KEITH GARRETT (Remove the Politicians)
Links
Comments - 958 Responses on “Cambridge”
  1. The Green vote seems to have held up well, in the locals at least. The seat may hinge on where that goes. One thing to bear in mind is that actually, despite on the surface having more in common with Labour, the Greens have had more success working tactically with the Lib Dems. In an area so strongly opposed to Brexit, and rather in favour of voting and democratic reforms, there may be as many “mangoes” as “watermelons” in this constituency, and it would be oversimplifying to merely add the rather chunky Green vote share onto Labour’s total.
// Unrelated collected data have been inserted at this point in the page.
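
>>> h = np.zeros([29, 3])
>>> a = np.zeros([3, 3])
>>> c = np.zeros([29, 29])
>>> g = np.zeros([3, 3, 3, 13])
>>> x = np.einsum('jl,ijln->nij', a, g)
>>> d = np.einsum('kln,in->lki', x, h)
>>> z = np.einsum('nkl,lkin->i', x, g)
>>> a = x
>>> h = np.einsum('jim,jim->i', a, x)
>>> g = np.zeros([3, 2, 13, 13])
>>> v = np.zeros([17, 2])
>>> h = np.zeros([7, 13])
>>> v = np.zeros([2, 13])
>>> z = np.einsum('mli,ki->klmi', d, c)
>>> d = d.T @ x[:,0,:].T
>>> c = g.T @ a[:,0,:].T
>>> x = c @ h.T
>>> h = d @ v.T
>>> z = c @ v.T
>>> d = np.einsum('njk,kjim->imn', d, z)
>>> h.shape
(29, 13, 2)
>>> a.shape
(13, 3, 3)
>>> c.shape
(13, 13, 2, 13)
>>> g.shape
(3, 2, 13, 13)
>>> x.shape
(13, 13, 2, 7)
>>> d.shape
(2, 2, 29)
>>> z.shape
(13, 13, 2, 2)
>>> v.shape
(2, 13)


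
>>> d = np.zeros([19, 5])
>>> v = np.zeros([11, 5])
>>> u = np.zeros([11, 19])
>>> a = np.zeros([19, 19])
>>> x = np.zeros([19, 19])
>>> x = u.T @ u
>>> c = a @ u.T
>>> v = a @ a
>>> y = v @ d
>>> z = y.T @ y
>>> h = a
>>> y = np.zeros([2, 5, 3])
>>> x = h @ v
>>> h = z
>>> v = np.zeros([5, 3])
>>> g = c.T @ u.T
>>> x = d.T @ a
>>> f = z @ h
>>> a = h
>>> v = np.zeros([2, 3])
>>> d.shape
(19, 5)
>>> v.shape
(2, 3)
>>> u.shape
(11, 19)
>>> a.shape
(5, 5)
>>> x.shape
(5, 19)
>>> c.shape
(19, 11)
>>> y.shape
(2, 5, 3)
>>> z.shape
(5, 5)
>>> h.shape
(5, 5)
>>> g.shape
(11, 11)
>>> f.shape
(5, 5)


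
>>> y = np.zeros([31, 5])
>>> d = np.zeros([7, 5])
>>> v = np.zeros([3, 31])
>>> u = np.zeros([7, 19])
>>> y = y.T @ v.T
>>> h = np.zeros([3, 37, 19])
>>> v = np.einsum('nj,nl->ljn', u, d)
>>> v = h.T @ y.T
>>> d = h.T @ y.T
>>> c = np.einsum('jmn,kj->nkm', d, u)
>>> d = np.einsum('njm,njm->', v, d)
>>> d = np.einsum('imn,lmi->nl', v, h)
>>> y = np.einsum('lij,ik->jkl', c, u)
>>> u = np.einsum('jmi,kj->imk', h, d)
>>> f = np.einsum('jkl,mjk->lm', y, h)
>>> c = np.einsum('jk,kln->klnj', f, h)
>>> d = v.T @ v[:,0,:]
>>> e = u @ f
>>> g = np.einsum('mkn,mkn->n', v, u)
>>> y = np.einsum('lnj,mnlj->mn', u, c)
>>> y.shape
(3, 37)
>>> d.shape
(5, 37, 5)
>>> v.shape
(19, 37, 5)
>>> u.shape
(19, 37, 5)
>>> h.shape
(3, 37, 19)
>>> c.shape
(3, 37, 19, 5)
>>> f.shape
(5, 3)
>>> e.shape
(19, 37, 3)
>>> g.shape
(5,)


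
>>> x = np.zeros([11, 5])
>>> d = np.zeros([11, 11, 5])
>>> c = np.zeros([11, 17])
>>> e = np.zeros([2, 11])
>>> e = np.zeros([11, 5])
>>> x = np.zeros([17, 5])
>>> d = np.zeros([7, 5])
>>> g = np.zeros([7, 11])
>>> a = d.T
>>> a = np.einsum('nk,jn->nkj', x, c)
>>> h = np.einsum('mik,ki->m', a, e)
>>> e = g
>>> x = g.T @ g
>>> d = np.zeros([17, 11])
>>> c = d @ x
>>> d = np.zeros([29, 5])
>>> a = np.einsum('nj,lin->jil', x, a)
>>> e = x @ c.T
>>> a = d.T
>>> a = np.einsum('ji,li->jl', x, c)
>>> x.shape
(11, 11)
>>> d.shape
(29, 5)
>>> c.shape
(17, 11)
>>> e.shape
(11, 17)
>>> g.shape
(7, 11)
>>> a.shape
(11, 17)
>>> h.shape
(17,)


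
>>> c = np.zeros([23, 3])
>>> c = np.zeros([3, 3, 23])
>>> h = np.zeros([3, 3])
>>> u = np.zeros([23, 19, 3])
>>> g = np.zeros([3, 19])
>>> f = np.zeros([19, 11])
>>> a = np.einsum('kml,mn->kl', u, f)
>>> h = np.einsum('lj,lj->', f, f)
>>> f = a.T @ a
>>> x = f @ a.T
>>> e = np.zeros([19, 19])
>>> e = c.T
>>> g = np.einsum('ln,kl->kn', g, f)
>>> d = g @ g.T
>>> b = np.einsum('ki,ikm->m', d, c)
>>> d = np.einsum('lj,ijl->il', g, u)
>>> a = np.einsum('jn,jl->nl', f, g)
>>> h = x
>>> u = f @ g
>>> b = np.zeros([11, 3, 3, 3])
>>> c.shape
(3, 3, 23)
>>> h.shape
(3, 23)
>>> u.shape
(3, 19)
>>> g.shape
(3, 19)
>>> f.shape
(3, 3)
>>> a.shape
(3, 19)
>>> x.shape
(3, 23)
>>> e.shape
(23, 3, 3)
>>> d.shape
(23, 3)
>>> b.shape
(11, 3, 3, 3)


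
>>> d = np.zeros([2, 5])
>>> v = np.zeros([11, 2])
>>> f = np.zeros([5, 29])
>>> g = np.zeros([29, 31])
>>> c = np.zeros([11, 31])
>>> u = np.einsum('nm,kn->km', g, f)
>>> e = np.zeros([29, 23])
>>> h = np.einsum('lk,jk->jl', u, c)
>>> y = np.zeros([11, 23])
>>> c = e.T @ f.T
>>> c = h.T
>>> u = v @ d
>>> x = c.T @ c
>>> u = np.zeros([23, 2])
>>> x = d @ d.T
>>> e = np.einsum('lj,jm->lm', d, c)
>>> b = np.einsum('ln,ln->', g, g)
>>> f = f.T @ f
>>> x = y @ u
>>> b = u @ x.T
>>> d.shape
(2, 5)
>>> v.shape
(11, 2)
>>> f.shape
(29, 29)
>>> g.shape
(29, 31)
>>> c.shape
(5, 11)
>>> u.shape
(23, 2)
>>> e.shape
(2, 11)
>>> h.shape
(11, 5)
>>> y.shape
(11, 23)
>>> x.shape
(11, 2)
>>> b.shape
(23, 11)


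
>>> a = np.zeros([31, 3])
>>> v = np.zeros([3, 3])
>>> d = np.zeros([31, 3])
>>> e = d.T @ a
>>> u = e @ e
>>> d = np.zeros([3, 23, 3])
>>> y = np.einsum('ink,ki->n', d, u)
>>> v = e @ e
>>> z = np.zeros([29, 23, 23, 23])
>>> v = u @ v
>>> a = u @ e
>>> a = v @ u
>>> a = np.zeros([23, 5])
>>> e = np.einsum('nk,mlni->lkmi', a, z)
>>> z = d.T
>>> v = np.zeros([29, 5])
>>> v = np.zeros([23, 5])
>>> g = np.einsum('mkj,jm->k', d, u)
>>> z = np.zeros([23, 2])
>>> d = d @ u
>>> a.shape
(23, 5)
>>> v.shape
(23, 5)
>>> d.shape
(3, 23, 3)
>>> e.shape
(23, 5, 29, 23)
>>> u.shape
(3, 3)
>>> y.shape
(23,)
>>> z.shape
(23, 2)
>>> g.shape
(23,)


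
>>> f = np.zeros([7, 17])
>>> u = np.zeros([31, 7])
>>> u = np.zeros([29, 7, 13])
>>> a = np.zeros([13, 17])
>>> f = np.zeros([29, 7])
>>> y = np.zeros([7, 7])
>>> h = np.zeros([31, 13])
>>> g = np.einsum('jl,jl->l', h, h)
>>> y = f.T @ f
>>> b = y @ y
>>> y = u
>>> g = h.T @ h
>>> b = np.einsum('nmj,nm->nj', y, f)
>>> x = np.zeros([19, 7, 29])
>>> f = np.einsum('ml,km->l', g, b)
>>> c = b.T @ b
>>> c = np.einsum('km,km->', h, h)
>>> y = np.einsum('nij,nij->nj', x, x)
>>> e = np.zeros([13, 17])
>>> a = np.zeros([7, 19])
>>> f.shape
(13,)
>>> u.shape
(29, 7, 13)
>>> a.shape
(7, 19)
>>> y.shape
(19, 29)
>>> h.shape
(31, 13)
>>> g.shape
(13, 13)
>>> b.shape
(29, 13)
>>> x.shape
(19, 7, 29)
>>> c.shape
()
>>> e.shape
(13, 17)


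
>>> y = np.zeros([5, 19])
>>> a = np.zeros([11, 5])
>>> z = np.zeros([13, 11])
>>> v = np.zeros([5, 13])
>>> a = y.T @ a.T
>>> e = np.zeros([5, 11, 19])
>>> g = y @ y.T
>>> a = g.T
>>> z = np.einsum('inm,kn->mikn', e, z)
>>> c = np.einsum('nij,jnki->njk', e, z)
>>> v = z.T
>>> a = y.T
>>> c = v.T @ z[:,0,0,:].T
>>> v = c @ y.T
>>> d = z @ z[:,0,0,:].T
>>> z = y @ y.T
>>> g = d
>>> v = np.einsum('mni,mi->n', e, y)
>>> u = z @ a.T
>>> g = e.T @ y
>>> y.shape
(5, 19)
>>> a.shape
(19, 5)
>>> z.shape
(5, 5)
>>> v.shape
(11,)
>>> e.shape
(5, 11, 19)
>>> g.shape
(19, 11, 19)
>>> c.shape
(19, 5, 13, 19)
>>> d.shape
(19, 5, 13, 19)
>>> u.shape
(5, 19)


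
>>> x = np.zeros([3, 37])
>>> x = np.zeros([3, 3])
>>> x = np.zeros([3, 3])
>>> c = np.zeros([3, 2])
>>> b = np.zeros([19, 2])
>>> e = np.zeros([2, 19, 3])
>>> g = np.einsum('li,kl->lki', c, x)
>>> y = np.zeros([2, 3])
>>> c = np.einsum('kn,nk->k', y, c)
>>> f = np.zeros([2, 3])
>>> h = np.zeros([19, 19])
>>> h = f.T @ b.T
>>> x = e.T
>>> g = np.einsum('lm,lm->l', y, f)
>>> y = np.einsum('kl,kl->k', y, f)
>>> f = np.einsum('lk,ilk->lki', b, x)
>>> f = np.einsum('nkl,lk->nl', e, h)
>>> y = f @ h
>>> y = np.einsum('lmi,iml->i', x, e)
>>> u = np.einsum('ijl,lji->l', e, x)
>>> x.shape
(3, 19, 2)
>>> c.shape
(2,)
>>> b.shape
(19, 2)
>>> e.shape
(2, 19, 3)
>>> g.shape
(2,)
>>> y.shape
(2,)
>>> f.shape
(2, 3)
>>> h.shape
(3, 19)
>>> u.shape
(3,)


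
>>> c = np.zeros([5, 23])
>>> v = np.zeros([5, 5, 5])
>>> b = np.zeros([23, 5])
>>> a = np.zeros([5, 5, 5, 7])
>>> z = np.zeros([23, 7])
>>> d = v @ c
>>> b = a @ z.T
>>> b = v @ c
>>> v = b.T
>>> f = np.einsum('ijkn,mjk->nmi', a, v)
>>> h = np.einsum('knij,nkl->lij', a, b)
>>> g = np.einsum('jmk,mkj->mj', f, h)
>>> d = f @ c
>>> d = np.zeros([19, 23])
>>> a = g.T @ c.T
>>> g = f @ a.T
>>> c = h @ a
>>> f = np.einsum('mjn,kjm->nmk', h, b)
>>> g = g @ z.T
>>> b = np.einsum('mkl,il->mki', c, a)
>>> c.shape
(23, 5, 5)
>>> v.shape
(23, 5, 5)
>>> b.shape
(23, 5, 7)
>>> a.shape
(7, 5)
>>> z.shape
(23, 7)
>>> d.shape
(19, 23)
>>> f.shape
(7, 23, 5)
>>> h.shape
(23, 5, 7)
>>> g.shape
(7, 23, 23)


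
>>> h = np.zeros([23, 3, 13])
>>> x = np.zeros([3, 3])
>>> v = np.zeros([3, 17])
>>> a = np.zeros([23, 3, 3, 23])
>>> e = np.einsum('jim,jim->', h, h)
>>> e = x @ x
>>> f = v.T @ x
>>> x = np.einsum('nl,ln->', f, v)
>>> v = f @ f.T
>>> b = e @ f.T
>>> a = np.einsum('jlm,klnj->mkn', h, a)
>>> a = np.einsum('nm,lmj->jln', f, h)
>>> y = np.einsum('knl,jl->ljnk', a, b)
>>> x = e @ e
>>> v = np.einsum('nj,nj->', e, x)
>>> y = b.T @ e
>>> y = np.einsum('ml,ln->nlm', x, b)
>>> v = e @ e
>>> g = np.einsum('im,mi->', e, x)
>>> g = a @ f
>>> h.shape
(23, 3, 13)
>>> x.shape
(3, 3)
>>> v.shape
(3, 3)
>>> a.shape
(13, 23, 17)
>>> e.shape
(3, 3)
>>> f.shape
(17, 3)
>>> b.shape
(3, 17)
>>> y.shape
(17, 3, 3)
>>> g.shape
(13, 23, 3)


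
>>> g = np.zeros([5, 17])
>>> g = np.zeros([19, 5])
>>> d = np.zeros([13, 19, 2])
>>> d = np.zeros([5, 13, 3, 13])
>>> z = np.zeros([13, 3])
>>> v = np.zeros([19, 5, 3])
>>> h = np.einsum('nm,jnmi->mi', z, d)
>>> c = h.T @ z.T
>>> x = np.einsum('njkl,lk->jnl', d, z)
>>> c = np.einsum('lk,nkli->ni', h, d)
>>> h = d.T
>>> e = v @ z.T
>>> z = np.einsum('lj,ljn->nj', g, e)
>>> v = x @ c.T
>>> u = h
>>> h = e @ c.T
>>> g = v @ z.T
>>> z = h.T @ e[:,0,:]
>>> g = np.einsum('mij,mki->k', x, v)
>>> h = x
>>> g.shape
(5,)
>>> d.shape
(5, 13, 3, 13)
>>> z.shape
(5, 5, 13)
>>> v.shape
(13, 5, 5)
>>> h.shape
(13, 5, 13)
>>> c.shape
(5, 13)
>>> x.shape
(13, 5, 13)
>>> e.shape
(19, 5, 13)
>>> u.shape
(13, 3, 13, 5)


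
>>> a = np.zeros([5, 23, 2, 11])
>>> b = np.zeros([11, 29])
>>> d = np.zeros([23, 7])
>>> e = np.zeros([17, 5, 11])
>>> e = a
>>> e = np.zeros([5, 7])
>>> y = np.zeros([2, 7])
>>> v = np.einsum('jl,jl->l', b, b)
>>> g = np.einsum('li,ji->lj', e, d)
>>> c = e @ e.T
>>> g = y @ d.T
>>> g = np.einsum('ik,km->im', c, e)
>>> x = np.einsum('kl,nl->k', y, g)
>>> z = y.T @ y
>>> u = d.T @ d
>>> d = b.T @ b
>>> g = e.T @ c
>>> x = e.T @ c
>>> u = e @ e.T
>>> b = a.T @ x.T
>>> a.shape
(5, 23, 2, 11)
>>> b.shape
(11, 2, 23, 7)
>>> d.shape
(29, 29)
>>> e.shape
(5, 7)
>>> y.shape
(2, 7)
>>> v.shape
(29,)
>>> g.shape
(7, 5)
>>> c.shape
(5, 5)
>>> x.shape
(7, 5)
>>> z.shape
(7, 7)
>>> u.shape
(5, 5)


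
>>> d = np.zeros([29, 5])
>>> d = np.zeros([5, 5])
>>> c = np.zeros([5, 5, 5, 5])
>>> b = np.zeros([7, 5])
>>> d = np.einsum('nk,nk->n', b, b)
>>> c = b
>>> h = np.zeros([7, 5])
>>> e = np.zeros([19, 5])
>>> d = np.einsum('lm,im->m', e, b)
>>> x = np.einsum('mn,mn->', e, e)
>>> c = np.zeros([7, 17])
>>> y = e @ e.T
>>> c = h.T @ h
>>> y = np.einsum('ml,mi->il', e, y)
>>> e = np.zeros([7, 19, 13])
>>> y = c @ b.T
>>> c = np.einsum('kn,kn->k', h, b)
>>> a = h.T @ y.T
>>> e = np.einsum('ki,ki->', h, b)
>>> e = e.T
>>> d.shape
(5,)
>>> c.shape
(7,)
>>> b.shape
(7, 5)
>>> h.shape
(7, 5)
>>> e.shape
()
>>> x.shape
()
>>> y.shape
(5, 7)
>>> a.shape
(5, 5)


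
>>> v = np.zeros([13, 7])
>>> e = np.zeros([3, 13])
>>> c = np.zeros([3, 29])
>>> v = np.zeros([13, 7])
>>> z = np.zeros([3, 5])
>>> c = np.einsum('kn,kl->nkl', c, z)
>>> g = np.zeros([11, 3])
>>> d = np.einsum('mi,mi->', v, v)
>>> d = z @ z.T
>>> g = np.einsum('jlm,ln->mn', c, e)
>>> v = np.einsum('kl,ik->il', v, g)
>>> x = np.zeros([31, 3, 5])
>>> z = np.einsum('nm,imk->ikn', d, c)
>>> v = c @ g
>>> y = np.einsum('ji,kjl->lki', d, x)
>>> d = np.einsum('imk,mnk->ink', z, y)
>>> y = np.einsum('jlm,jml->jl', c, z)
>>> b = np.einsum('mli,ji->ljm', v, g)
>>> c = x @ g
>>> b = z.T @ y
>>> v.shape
(29, 3, 13)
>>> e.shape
(3, 13)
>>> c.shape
(31, 3, 13)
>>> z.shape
(29, 5, 3)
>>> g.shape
(5, 13)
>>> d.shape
(29, 31, 3)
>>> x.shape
(31, 3, 5)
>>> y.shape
(29, 3)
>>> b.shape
(3, 5, 3)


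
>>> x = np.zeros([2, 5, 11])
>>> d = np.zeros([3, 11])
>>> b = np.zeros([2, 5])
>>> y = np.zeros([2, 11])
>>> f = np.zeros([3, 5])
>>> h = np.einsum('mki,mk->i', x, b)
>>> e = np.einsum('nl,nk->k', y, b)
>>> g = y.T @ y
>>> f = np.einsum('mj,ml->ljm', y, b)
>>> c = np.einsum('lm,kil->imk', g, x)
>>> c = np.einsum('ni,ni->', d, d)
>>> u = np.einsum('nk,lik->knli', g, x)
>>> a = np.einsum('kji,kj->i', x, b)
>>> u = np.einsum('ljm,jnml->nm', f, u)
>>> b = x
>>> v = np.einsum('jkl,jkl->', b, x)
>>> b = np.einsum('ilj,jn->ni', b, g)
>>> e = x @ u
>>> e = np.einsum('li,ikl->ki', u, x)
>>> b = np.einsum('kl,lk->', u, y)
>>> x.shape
(2, 5, 11)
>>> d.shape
(3, 11)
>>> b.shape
()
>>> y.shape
(2, 11)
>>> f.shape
(5, 11, 2)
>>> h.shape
(11,)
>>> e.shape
(5, 2)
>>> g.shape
(11, 11)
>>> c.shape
()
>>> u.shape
(11, 2)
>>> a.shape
(11,)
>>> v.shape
()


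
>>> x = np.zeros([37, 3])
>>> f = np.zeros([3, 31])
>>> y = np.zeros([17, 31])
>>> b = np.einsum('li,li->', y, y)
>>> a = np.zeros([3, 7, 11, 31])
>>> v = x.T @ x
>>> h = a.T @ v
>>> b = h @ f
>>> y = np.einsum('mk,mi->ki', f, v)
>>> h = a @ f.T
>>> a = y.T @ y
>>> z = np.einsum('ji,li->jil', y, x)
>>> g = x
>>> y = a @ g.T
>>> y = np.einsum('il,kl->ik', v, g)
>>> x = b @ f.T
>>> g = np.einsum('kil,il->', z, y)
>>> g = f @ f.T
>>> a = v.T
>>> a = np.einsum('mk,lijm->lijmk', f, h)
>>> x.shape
(31, 11, 7, 3)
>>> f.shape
(3, 31)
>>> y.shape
(3, 37)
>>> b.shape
(31, 11, 7, 31)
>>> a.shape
(3, 7, 11, 3, 31)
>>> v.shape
(3, 3)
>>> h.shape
(3, 7, 11, 3)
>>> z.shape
(31, 3, 37)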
  2. interesting local race. that’s what i like about elections, the fact that it boils often down to local dynamics and tight, exciting fights.

    lib dems have to be favourite here.

  3. Bookies odds strongly favour the Lib Dems here.

  4. Yes, the bookies make the Lib Dems 1/4 in Cambridge.

    However, I would repeat that they were about 2% behind Labour in the County Council elections in the Cambridge constituency – the difference to the result for the City as a whole (as quoted above) is the Queen Edith’s ward, which is the South Cambs constituency.

    Conversely, there is good reason to think that the Lib Dems did at least as well in the South East Cambridgeshire constituency on 4th May, looking at the results for the County council elections and/or mayoral election.

    The bookies are offering a very generous 25/1 for the LibDems to make a gain there – they would need a 14% swing.

  5. One of the big reasons why the Lib Dems do so much better in local elections in target seats than in General Elections is that the power of incumbency is extremely high in local elections, particularly when councillors work hard as Lib Dem councillors usually do.. In Cambridge I suspect the Labour councillors work hard and hold more divisions in the constituency than the Lib Dems. Hence they survived a big swing to the Lib Dems compared to previous local elections.. I have a feeling that in this particular seat the normal rule of Lib Dems doing better in local elections may be broken…

  6. Interesting to see the difference between the county results and the mayoralty in cambridge I suspect Andrew111 has the answer to that above though

  7. There wasn’t really a great deal of difference between the County Council and mayoral election results in Cambridge.

    Mayoral
    Lib Dem 37%
    Lab 34%
    Con 15%
    Green 8%
    Others 6%

    County Council
    Lib Dem 37%
    Lab 37%
    Con 15%
    Green 8%
    Others3%

    Looking at both with the Queen Edith’s ward excluded to reflect the constituency boundaries, Labour led by 700 votes for the council, and the LibDems by just over 100 votes in the mayoral.

    http://www.cambridgeelections.org.uk/resfrm17.htm

    One real surprise was that the Tories fared just as badly in the Mayoral election where of course the overall contest was always going to come down to them and the LibDems.

  8. Labour are doing better in local government. They got 22% in Scotland when the latest Westminster voting intention polls place them on 13 to 18%.

    I think it is the Corbyn factor. This is why Labour did better at at the local elections than polls will indicate for May.